Board members called for greater transparency during the April 18 Northport Village Board of Trustees meeting, noting a lack of communication in a major project to redo the Village’s “master plan.” When all four trustees were expected to vote on a professional services contract they had never seen, they asked to pull the resolution and made public remarks about needing more information to do their jobs properly.
Northport Village hasn’t developed a master plan, a layout and guide for future development and growth in commercial, marina and residential areas, in fifty years. Mayor Donna Koch stated her intention to redo the plan during her campaign, and put together a committee for this purpose shortly after the election. On the committee is Koch and her assistant Donald Tesoriero, Planning Board Chairperson Richard Boziwick, Zoning Board Chairperson Andy Cangemi, and Village Attorney Edward Gathman.
The Master Plan Committee has met frequently in the last year. Its members agreed that a dock moratorium would be necessary to begin developing a new master plan for the harbor areas, a decision that was passed unanimously by the board after Cangemi met with each trustee individually to make his case on its importance.
The committee has also viewed three presentations by engineering firms on their proposals for professional environmental and planning services in the development of the master plan. The chosen firm will prepare studies and reports regarding land use, planning and environmental matters.
Of the three firms that offered proposals to the Village – Nelson, Pope & Voorhis, VHB Engineering, and H2M Architects and Engineers – the committee recommended Nelson, Pope & Voorhis to the board and Mayor Koch included a resolution for their services on the April 18 agenda.

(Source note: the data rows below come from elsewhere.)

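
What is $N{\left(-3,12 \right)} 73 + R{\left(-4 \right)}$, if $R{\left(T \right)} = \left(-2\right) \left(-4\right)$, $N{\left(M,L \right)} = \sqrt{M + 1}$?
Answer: $8 + 73 i \sqrt{2} \approx 8.0 + 103.24 i$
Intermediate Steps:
$N{\left(M,L \right)} = \sqrt{1 + M}$
$R{\left(T \right)} = 8$
$N{\left(-3,12 \right)} 73 + R{\left(-4 \right)} = \sqrt{1 - 3} \cdot 73 + 8 = \sqrt{-2} \cdot 73 + 8 = i \sqrt{2} \cdot 73 + 8 = 73 i \sqrt{2} + 8 = 8 + 73 i \sqrt{2}$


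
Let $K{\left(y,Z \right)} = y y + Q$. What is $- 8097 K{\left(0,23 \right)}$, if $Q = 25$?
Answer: $-202425$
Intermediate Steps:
$K{\left(y,Z \right)} = 25 + y^{2}$ ($K{\left(y,Z \right)} = y y + 25 = y^{2} + 25 = 25 + y^{2}$)
$- 8097 K{\left(0,23 \right)} = - 8097 \left(25 + 0^{2}\right) = - 8097 \left(25 + 0\right) = \left(-8097\right) 25 = -202425$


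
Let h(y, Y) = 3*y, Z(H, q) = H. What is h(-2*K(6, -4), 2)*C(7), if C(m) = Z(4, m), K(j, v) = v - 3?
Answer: 168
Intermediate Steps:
K(j, v) = -3 + v
C(m) = 4
h(-2*K(6, -4), 2)*C(7) = (3*(-2*(-3 - 4)))*4 = (3*(-2*(-7)))*4 = (3*14)*4 = 42*4 = 168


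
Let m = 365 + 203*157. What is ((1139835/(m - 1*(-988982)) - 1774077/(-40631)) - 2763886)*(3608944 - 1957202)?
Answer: -31570395579474284221169/6915518093 ≈ -4.5652e+12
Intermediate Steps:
m = 32236 (m = 365 + 31871 = 32236)
((1139835/(m - 1*(-988982)) - 1774077/(-40631)) - 2763886)*(3608944 - 1957202) = ((1139835/(32236 - 1*(-988982)) - 1774077/(-40631)) - 2763886)*(3608944 - 1957202) = ((1139835/(32236 + 988982) - 1774077*(-1/40631)) - 2763886)*1651742 = ((1139835/1021218 + 1774077/40631) - 2763886)*1651742 = ((1139835*(1/1021218) + 1774077/40631) - 2763886)*1651742 = ((379945/340406 + 1774077/40631) - 2763886)*1651742 = (619344000557/13831036186 - 2763886)*1651742 = -38226787935978239/13831036186*1651742 = -31570395579474284221169/6915518093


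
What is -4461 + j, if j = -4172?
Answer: -8633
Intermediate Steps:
-4461 + j = -4461 - 4172 = -8633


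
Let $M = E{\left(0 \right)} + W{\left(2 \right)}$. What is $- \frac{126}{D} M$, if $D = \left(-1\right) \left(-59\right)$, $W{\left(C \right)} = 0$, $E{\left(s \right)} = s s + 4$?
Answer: $- \frac{504}{59} \approx -8.5424$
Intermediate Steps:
$E{\left(s \right)} = 4 + s^{2}$ ($E{\left(s \right)} = s^{2} + 4 = 4 + s^{2}$)
$D = 59$
$M = 4$ ($M = \left(4 + 0^{2}\right) + 0 = \left(4 + 0\right) + 0 = 4 + 0 = 4$)
$- \frac{126}{D} M = - \frac{126}{59} \cdot 4 = \left(-126\right) \frac{1}{59} \cdot 4 = \left(- \frac{126}{59}\right) 4 = - \frac{504}{59}$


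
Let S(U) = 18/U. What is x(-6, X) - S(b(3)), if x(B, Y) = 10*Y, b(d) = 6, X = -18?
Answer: -183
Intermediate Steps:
x(-6, X) - S(b(3)) = 10*(-18) - 18/6 = -180 - 18/6 = -180 - 1*3 = -180 - 3 = -183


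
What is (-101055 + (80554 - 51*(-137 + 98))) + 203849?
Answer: 185337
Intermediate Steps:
(-101055 + (80554 - 51*(-137 + 98))) + 203849 = (-101055 + (80554 - 51*(-39))) + 203849 = (-101055 + (80554 + 1989)) + 203849 = (-101055 + 82543) + 203849 = -18512 + 203849 = 185337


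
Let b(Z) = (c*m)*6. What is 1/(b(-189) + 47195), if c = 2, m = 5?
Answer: 1/47255 ≈ 2.1162e-5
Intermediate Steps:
b(Z) = 60 (b(Z) = (2*5)*6 = 10*6 = 60)
1/(b(-189) + 47195) = 1/(60 + 47195) = 1/47255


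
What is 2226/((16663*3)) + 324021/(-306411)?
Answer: -1723934987/1701908831 ≈ -1.0129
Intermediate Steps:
2226/((16663*3)) + 324021/(-306411) = 2226/49989 + 324021*(-1/306411) = 2226*(1/49989) - 108007/102137 = 742/16663 - 108007/102137 = -1723934987/1701908831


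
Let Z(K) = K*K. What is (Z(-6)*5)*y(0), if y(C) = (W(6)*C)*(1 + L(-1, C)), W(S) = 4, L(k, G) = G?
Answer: 0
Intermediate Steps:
Z(K) = K**2
y(C) = 4*C*(1 + C) (y(C) = (4*C)*(1 + C) = 4*C*(1 + C))
(Z(-6)*5)*y(0) = ((-6)**2*5)*(4*0*(1 + 0)) = (36*5)*(4*0*1) = 180*0 = 0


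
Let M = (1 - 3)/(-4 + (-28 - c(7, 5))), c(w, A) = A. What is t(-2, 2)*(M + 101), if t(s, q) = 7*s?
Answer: -52346/37 ≈ -1414.8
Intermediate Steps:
M = 2/37 (M = (1 - 3)/(-4 + (-28 - 1*5)) = -2/(-4 + (-28 - 5)) = -2/(-4 - 33) = -2/(-37) = -2*(-1/37) = 2/37 ≈ 0.054054)
t(-2, 2)*(M + 101) = (7*(-2))*(2/37 + 101) = -14*3739/37 = -52346/37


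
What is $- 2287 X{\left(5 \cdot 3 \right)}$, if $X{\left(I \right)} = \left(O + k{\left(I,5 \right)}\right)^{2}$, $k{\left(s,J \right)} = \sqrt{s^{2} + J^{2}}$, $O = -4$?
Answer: $-608342 + 91480 \sqrt{10} \approx -3.1906 \cdot 10^{5}$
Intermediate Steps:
$k{\left(s,J \right)} = \sqrt{J^{2} + s^{2}}$
$X{\left(I \right)} = \left(-4 + \sqrt{25 + I^{2}}\right)^{2}$ ($X{\left(I \right)} = \left(-4 + \sqrt{5^{2} + I^{2}}\right)^{2} = \left(-4 + \sqrt{25 + I^{2}}\right)^{2}$)
$- 2287 X{\left(5 \cdot 3 \right)} = - 2287 \left(-4 + \sqrt{25 + \left(5 \cdot 3\right)^{2}}\right)^{2} = - 2287 \left(-4 + \sqrt{25 + 15^{2}}\right)^{2} = - 2287 \left(-4 + \sqrt{25 + 225}\right)^{2} = - 2287 \left(-4 + \sqrt{250}\right)^{2} = - 2287 \left(-4 + 5 \sqrt{10}\right)^{2}$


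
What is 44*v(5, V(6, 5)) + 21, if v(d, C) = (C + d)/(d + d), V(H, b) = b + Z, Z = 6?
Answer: 457/5 ≈ 91.400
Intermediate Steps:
V(H, b) = 6 + b (V(H, b) = b + 6 = 6 + b)
v(d, C) = (C + d)/(2*d) (v(d, C) = (C + d)/((2*d)) = (C + d)*(1/(2*d)) = (C + d)/(2*d))
44*v(5, V(6, 5)) + 21 = 44*((1/2)*((6 + 5) + 5)/5) + 21 = 44*((1/2)*(1/5)*(11 + 5)) + 21 = 44*((1/2)*(1/5)*16) + 21 = 44*(8/5) + 21 = 352/5 + 21 = 457/5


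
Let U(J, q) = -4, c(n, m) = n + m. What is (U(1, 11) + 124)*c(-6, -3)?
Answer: -1080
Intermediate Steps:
c(n, m) = m + n
(U(1, 11) + 124)*c(-6, -3) = (-4 + 124)*(-3 - 6) = 120*(-9) = -1080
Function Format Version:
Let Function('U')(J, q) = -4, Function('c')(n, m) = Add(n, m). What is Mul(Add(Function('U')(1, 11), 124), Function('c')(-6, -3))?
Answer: -1080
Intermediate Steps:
Function('c')(n, m) = Add(m, n)
Mul(Add(Function('U')(1, 11), 124), Function('c')(-6, -3)) = Mul(Add(-4, 124), Add(-3, -6)) = Mul(120, -9) = -1080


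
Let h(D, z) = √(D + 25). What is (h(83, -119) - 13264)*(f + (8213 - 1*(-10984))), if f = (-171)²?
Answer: -642481632 + 290628*√3 ≈ -6.4198e+8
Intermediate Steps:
h(D, z) = √(25 + D)
f = 29241
(h(83, -119) - 13264)*(f + (8213 - 1*(-10984))) = (√(25 + 83) - 13264)*(29241 + (8213 - 1*(-10984))) = (√108 - 13264)*(29241 + (8213 + 10984)) = (6*√3 - 13264)*(29241 + 19197) = (-13264 + 6*√3)*48438 = -642481632 + 290628*√3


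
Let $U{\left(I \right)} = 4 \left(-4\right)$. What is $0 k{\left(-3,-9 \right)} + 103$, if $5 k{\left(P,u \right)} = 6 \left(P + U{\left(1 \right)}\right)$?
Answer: $103$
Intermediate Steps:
$U{\left(I \right)} = -16$
$k{\left(P,u \right)} = - \frac{96}{5} + \frac{6 P}{5}$ ($k{\left(P,u \right)} = \frac{6 \left(P - 16\right)}{5} = \frac{6 \left(-16 + P\right)}{5} = \frac{-96 + 6 P}{5} = - \frac{96}{5} + \frac{6 P}{5}$)
$0 k{\left(-3,-9 \right)} + 103 = 0 \left(- \frac{96}{5} + \frac{6}{5} \left(-3\right)\right) + 103 = 0 \left(- \frac{96}{5} - \frac{18}{5}\right) + 103 = 0 \left(- \frac{114}{5}\right) + 103 = 0 + 103 = 103$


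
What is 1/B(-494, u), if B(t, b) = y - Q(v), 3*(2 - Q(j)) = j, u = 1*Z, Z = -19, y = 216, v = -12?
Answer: 1/210 ≈ 0.0047619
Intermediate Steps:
u = -19 (u = 1*(-19) = -19)
Q(j) = 2 - j/3
B(t, b) = 210 (B(t, b) = 216 - (2 - ⅓*(-12)) = 216 - (2 + 4) = 216 - 1*6 = 216 - 6 = 210)
1/B(-494, u) = 1/210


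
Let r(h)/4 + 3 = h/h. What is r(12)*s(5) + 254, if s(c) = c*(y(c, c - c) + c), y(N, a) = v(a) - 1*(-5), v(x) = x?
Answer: -146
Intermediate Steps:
y(N, a) = 5 + a (y(N, a) = a - 1*(-5) = a + 5 = 5 + a)
s(c) = c*(5 + c) (s(c) = c*((5 + (c - c)) + c) = c*((5 + 0) + c) = c*(5 + c))
r(h) = -8 (r(h) = -12 + 4*(h/h) = -12 + 4*1 = -12 + 4 = -8)
r(12)*s(5) + 254 = -40*(5 + 5) + 254 = -40*10 + 254 = -8*50 + 254 = -400 + 254 = -146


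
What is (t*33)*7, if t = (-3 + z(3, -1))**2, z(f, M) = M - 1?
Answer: 5775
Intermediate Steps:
z(f, M) = -1 + M
t = 25 (t = (-3 + (-1 - 1))**2 = (-3 - 2)**2 = (-5)**2 = 25)
(t*33)*7 = (25*33)*7 = 825*7 = 5775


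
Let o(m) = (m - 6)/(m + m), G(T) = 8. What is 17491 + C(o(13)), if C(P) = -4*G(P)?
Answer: 17459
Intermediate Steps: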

“This is something that will be affecting the Village for the next 50 years, so we want to make sure we have the right people doing it and we’re covering it as comprehensively as possible,” Cangemi told the board on Tuesday. Because Nelson, Pope & Voorhis have worked with the Village on related projects in the past, the committee felt that they were uniquely positioned to take on this job, he added.

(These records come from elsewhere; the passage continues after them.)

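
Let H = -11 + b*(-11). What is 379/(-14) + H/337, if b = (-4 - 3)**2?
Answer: -135423/4718 ≈ -28.703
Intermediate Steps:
b = 49 (b = (-7)**2 = 49)
H = -550 (H = -11 + 49*(-11) = -11 - 539 = -550)
379/(-14) + H/337 = 379/(-14) - 550/337 = 379*(-1/14) - 550*1/337 = -379/14 - 550/337 = -135423/4718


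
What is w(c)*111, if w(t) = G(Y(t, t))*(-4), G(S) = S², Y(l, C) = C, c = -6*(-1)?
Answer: -15984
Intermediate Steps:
c = 6
w(t) = -4*t² (w(t) = t²*(-4) = -4*t²)
w(c)*111 = -4*6²*111 = -4*36*111 = -144*111 = -15984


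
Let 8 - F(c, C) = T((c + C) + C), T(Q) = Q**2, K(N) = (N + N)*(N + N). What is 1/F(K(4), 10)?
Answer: -1/7048 ≈ -0.00014188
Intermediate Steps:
K(N) = 4*N**2 (K(N) = (2*N)*(2*N) = 4*N**2)
F(c, C) = 8 - (c + 2*C)**2 (F(c, C) = 8 - ((c + C) + C)**2 = 8 - ((C + c) + C)**2 = 8 - (c + 2*C)**2)
1/F(K(4), 10) = 1/(8 - (4*4**2 + 2*10)**2) = 1/(8 - (4*16 + 20)**2) = 1/(8 - (64 + 20)**2) = 1/(8 - 1*84**2) = 1/(8 - 1*7056) = 1/(8 - 7056) = 1/(-7048) = -1/7048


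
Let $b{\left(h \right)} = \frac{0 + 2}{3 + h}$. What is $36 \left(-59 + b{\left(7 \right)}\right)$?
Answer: $- \frac{10584}{5} \approx -2116.8$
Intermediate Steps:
$b{\left(h \right)} = \frac{2}{3 + h}$
$36 \left(-59 + b{\left(7 \right)}\right) = 36 \left(-59 + \frac{2}{3 + 7}\right) = 36 \left(-59 + \frac{2}{10}\right) = 36 \left(-59 + 2 \cdot \frac{1}{10}\right) = 36 \left(-59 + \frac{1}{5}\right) = 36 \left(- \frac{294}{5}\right) = - \frac{10584}{5}$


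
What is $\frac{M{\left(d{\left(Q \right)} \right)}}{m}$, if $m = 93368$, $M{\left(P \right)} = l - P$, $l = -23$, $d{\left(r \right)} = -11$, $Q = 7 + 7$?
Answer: $- \frac{3}{23342} \approx -0.00012852$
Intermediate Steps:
$Q = 14$
$M{\left(P \right)} = -23 - P$
$\frac{M{\left(d{\left(Q \right)} \right)}}{m} = \frac{-23 - -11}{93368} = \left(-23 + 11\right) \frac{1}{93368} = \left(-12\right) \frac{1}{93368} = - \frac{3}{23342}$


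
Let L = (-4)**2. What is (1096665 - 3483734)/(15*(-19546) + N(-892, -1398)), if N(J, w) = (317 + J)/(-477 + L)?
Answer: 1100438809/135160015 ≈ 8.1418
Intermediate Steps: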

The board, however, were never given any proposal paperwork or shown a scope of work that was asked of each firm before their presentations.
The proposal from Nelson, Pope & Voorhis is at a cost of $162,000. Tesoriero, assistant to the mayor, explained that the Village currently has three grants for projects like this one; one in particular is for a master plan design for $90,000 with a $10,000 mandatory match by the Village. How the Village would pay for the rest of the proposal was not shared with the board or public.
At the meeting, Trustee Dave Weber was the first to voice his concern with the lack of transparency on this project. He said that he asked for copies of the firm proposals and never received them. Weber said that he went “outside the Village” to get the proposals directly from the firms. “Will the trustees be able to hear the same presentations the committee heard in order to decide and make sure the Village funds are properly administered?” Weber asked. He said that the trustees need to be able to make an educated decision when approving the use of taxpayer dollars.
The other three trustees agreed. Trustee Meghan Dolan said, “People were aware that there was a committee for the master plan. Were we aware that presentations were made? No, not until we saw a resolution that we were expected to vote on tonight with no information.”
In light of this feedback from the board, Mayor Koch agreed to start scheduling regular workshops for all board members – and the public – in order to discuss this project before the board is expected to vote.